Robert Gober (b. 1954)
wood, pebbles, wallpaper, plastic, ceramic tiles and painted embroidery cloth
29¾ x 36 x 36in. (73.7 x 91.4 x 91.4cm)
Executed in 1978.
Acquired directly from the artist
Private collection, New York
The catalogue states incorrectly that Christie's was informed by the artist that this work was the first dollhouse he made as an art object. Mr. Gober has informed us that the dollhouse was commissioned and made as a work of carpentry and not as a work of art. The following modifications have been made to the dollhouse: striped wallpaper in the lower rear first floor room has been overpainted with white synthetic emulsion paint; wallpaper has been removed from the second floor bathroom; an item of furniture viz. a bidet, has been taken away from the house. These modifications were not accomplished by Mr.
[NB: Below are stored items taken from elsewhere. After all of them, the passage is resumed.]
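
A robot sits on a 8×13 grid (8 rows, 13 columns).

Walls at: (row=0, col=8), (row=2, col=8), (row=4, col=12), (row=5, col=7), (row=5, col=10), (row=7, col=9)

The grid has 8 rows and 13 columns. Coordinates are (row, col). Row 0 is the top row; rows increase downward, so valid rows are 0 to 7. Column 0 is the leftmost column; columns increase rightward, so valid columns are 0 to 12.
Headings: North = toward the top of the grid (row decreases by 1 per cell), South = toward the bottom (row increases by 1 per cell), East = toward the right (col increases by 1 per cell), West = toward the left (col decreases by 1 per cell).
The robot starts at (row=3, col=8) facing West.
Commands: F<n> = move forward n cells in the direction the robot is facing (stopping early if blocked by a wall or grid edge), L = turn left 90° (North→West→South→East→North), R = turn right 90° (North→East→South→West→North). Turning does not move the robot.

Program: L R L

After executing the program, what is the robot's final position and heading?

Answer: Final position: (row=3, col=8), facing South

Derivation:
Start: (row=3, col=8), facing West
  L: turn left, now facing South
  R: turn right, now facing West
  L: turn left, now facing South
Final: (row=3, col=8), facing South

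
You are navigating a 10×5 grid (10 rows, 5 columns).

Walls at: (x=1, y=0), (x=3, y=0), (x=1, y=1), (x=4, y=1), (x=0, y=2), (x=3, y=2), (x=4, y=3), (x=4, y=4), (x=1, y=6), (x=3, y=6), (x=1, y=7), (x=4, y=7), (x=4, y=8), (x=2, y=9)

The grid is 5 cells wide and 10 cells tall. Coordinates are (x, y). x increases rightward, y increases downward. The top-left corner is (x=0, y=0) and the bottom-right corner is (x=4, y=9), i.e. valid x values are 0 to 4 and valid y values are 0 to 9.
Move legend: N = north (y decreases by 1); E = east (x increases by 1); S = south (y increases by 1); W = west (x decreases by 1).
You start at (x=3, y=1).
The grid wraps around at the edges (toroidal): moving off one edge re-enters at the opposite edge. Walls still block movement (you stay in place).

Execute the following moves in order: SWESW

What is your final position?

Start: (x=3, y=1)
  S (south): blocked, stay at (x=3, y=1)
  W (west): (x=3, y=1) -> (x=2, y=1)
  E (east): (x=2, y=1) -> (x=3, y=1)
  S (south): blocked, stay at (x=3, y=1)
  W (west): (x=3, y=1) -> (x=2, y=1)
Final: (x=2, y=1)

Answer: Final position: (x=2, y=1)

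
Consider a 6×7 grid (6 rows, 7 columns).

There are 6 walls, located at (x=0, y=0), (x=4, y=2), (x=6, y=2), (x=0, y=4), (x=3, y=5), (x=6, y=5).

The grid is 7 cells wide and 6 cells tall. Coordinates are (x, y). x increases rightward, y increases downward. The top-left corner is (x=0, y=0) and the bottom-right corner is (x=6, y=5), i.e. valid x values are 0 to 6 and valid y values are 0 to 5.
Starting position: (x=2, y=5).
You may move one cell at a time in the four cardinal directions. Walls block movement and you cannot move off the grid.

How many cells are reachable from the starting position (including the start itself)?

Answer: Reachable cells: 36

Derivation:
BFS flood-fill from (x=2, y=5):
  Distance 0: (x=2, y=5)
  Distance 1: (x=2, y=4), (x=1, y=5)
  Distance 2: (x=2, y=3), (x=1, y=4), (x=3, y=4), (x=0, y=5)
  Distance 3: (x=2, y=2), (x=1, y=3), (x=3, y=3), (x=4, y=4)
  Distance 4: (x=2, y=1), (x=1, y=2), (x=3, y=2), (x=0, y=3), (x=4, y=3), (x=5, y=4), (x=4, y=5)
  Distance 5: (x=2, y=0), (x=1, y=1), (x=3, y=1), (x=0, y=2), (x=5, y=3), (x=6, y=4), (x=5, y=5)
  Distance 6: (x=1, y=0), (x=3, y=0), (x=0, y=1), (x=4, y=1), (x=5, y=2), (x=6, y=3)
  Distance 7: (x=4, y=0), (x=5, y=1)
  Distance 8: (x=5, y=0), (x=6, y=1)
  Distance 9: (x=6, y=0)
Total reachable: 36 (grid has 36 open cells total)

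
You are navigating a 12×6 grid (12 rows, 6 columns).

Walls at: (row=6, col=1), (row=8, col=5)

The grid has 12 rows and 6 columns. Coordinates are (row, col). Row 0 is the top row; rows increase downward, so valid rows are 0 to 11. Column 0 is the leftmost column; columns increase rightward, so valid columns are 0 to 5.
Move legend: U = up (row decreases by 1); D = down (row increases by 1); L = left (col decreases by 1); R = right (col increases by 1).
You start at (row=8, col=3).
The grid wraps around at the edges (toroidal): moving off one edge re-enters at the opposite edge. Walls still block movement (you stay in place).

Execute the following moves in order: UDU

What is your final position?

Start: (row=8, col=3)
  U (up): (row=8, col=3) -> (row=7, col=3)
  D (down): (row=7, col=3) -> (row=8, col=3)
  U (up): (row=8, col=3) -> (row=7, col=3)
Final: (row=7, col=3)

Answer: Final position: (row=7, col=3)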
Gober.
The artist has told us that this is the first dollhouse that he made as an art object; the wallpapers were made by Gober.
"Here are two biographical facts about Robert Gober that might inform the ritualistically scaled and psychologically attuned presence of his work. He was an altar boy. He once made dollhouses as a source of income (initially they were sold at an Americana shop, but eventually they acquired a self-consciousness that led him to make art objects based on the dollhouse)." (T. Fairbrother, "We are only as sick as the secrets we keep" in Robert Gober, exh. cat., Rotterdam, Museum Boymans-van Beuningen, May-July 1990 and Bern, Kunsthalle, September-October 1990, p. 43)
"If in these works the artist negatively mirrors the way the child socializes its attitudes towards the family by playing with miniaturized replicas, so his making by hand...bespeaks not only a deep-seated desire to master the home emotionally and psychologically but also to recreate it differently." (L. Cooke in Robert Gober, exh. cat., Serpentine Gallery, London and Tate Gallery, Liverpool, 1993, p. 19)
fig. 1: Susan P. Meisel, Victorian House, 1976, lithograph.
Gober based the design of his dollhouse on this lithograph.